David Cameron
People often come up to me and say: “Come on Dave, why don’t you go back into politics and sort everything out because it really is a bit of a mess since you retired. Now where am I driving you to today sir?” And I am obliged to tell them that the truth – is – simply that I have never been happier and much as I might be needed I have far too much to do. Whether tending to my lawn or giving the occasional after dinner speech or pottering about in the kitchen while I listen to the latest Mumford and Sons EP I am just too busy. The vote that took place on June 23rd 2016 is a very insignificant part of my time in office. In 50 or 60 years I doubt people will be looking back and talking about that very short bit of my premiership. I will be remembered as the PM who jogged, the one who reduced the deficit, who left the country a better place than when I came to power and who wanted us all to reach out to young men in hoods – and hug them. Tight.

Jayda Fransen
It’s disgusting right because the Police have had it in for me and I was saying to Maurice that’s my Nan’s third husband that I can’t even walk down the road because I got the Police on my back and them people at Number 12 look through the curtains and I’m convinced they’re laughing at me because of that time I got off with Robert the guy at the whasisname the Burger King in Brent Cross and he dropped his chips and the ketchup gone all down my front and then that Sheena who worked at the Post Office before she had the twins laughed at me in Gossips Disco in St Albans and said I looked like I didn’t wash. *Breathes* And Brexit yeah they told us we would get all the immigrants out and that but they’re still coming across the sea and if you say that or shout at the Pakistanis down the kebab shop and call them all rapsists and child whatsisnames the Old Bill come round and they arrest you because its illegal now to be a racist. We should definitely not join the European Onion. Give the money to vets and other people what looks after animals.
Dominic Cummings
First we needed to get hold of Stronger In’s machine – but that was the simple part. Encrypting their message made it so fiendishly hard to fathom that nobody could understand it at all – including the Remainers on their own side. So along with Matthew Elliott and young Darren Grimes I built a machine – a decoding device that I named: “Take back Control” after a child with whom I had had a sensitive friendship at school. If you fed literally anything into this machine it came out with the same message: “Take back control!” It said. And that is how we won the war.

Jeremy Corbyn
It is quite wrong to say that I did nothing for the Remain campaign. I fought passionately for the country to stay in a Reformed European Union. On the 12th of June – on my way to a conference on solidarity with the persecuted leaders of Socialist Republics in Latin America – I appeared (much against my better judgement) at a house in Darlington and had a conversation with a woman on the doorstep of her home. During a lull in the photo op she asked me if she should vote in or out. I told her that it was her decision but that on the balance of probability, despite the EU being controlled by the vested interests of billionaire bankers who probably wanted to eat her, she should vote to stay in – because that was Labour policy. Although not one I necessarily agreed with.
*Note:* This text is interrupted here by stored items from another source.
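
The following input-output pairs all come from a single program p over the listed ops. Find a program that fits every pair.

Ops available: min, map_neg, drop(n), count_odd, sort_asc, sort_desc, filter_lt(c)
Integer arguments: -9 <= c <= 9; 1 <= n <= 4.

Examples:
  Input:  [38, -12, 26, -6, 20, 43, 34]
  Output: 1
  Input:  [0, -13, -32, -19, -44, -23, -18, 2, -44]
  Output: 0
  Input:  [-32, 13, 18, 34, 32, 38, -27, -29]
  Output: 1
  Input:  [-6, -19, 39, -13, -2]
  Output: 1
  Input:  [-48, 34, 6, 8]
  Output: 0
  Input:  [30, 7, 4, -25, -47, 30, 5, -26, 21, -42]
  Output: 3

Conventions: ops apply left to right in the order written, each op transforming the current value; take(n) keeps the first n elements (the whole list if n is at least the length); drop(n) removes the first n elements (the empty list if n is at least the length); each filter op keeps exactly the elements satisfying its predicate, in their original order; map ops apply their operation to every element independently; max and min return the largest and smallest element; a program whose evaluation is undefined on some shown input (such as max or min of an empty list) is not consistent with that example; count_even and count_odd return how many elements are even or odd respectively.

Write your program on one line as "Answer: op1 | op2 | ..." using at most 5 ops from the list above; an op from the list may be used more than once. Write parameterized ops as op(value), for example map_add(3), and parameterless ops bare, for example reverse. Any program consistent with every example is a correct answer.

sort_asc | map_neg | sort_asc | filter_lt(-1) | count_odd

Check, running the answer program on each example:
  [38, -12, 26, -6, 20, 43, 34] -> [-12, -6, 20, 26, 34, 38, 43] -> [12, 6, -20, -26, -34, -38, -43] -> [-43, -38, -34, -26, -20, 6, 12] -> [-43, -38, -34, -26, -20] -> 1
  [0, -13, -32, -19, -44, -23, -18, 2, -44] -> [-44, -44, -32, -23, -19, -18, -13, 0, 2] -> [44, 44, 32, 23, 19, 18, 13, 0, -2] -> [-2, 0, 13, 18, 19, 23, 32, 44, 44] -> [-2] -> 0
  [-32, 13, 18, 34, 32, 38, -27, -29] -> [-32, -29, -27, 13, 18, 32, 34, 38] -> [32, 29, 27, -13, -18, -32, -34, -38] -> [-38, -34, -32, -18, -13, 27, 29, 32] -> [-38, -34, -32, -18, -13] -> 1
  [-6, -19, 39, -13, -2] -> [-19, -13, -6, -2, 39] -> [19, 13, 6, 2, -39] -> [-39, 2, 6, 13, 19] -> [-39] -> 1
  [-48, 34, 6, 8] -> [-48, 6, 8, 34] -> [48, -6, -8, -34] -> [-34, -8, -6, 48] -> [-34, -8, -6] -> 0
  [30, 7, 4, -25, -47, 30, 5, -26, 21, -42] -> [-47, -42, -26, -25, 4, 5, 7, 21, 30, 30] -> [47, 42, 26, 25, -4, -5, -7, -21, -30, -30] -> [-30, -30, -21, -7, -5, -4, 25, 26, 42, 47] -> [-30, -30, -21, -7, -5, -4] -> 3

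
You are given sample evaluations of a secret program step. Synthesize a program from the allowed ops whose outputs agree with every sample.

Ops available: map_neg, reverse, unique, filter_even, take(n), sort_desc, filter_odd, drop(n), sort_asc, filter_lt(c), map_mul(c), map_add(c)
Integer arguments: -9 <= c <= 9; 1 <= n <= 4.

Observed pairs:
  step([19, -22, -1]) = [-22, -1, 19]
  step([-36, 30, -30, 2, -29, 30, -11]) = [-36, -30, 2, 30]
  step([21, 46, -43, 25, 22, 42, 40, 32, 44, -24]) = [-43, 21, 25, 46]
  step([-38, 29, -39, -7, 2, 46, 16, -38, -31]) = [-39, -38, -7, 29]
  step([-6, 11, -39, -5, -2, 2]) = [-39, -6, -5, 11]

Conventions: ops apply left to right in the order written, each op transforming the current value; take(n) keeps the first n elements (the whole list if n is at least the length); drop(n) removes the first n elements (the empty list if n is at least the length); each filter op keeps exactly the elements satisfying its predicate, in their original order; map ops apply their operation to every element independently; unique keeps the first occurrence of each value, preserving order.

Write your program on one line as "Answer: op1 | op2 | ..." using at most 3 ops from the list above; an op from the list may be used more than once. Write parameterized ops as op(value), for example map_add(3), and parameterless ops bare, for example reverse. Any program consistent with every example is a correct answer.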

But she should do that. If she wanted. Free country. Wouldn’t have been my choice.
David Davis
I was delighted when the British people voted overwhelmingly to leave the rotten old EU. Unfortunately since then we’ve been let down by politicians. People say to me: “But David – you’re a politician and you were even Brexit Secretary for two years – so don’t you bear some responsibility?” To which the answer is “No” followed by a big hearty disdainful laugh. “But seriously!” These annoyingly persistent people continue: “You were quite literally the Brexit Secretary! You had forty years to come up with a plan……. Yack … yack … yack.” The key to a good negotiation strategy is: ‘knowing what you want.’ Failing that use distraction. Never fails – hold on ….. what’s that? Behind you!

Suzanne Evans
I never really wanted to go into politics. But I think I speak for most people around the world, when I say that I am very glad that I did. The UKIP manifesto of 2015 – which I wrote – is now considered a classic of the genre and the turning point in modern political history. The very model of what a great manifesto should be. My policy, which I came up with, of removing the Great Britain of United Kingdom from the European Union went on to make history. It was clear to me from a caravanning holiday in Normandy in 2003 that our relationship with the EU would never work out. Nobody could speak English properly and on one occasion – after I had momentarily forgotten to ‘drive on the right’ a Spanish man shouted “Cuidado!” at me very rudely, bringing back painful memories of the Falklands war which I had watched on the news in the early 1980s. Hundreds of countries are not in Europe. Japan does perfectly well. And Australia. And I don’t think it’s any coincidence that in both cases – they drive on the left and don’t speak Spanish. When the British people voted to leave the horrid European project in 2016 I like to think that a lot of them were teaching that nasty little Spanish man a much needed lesson. “Cuidado!” indeed. To me!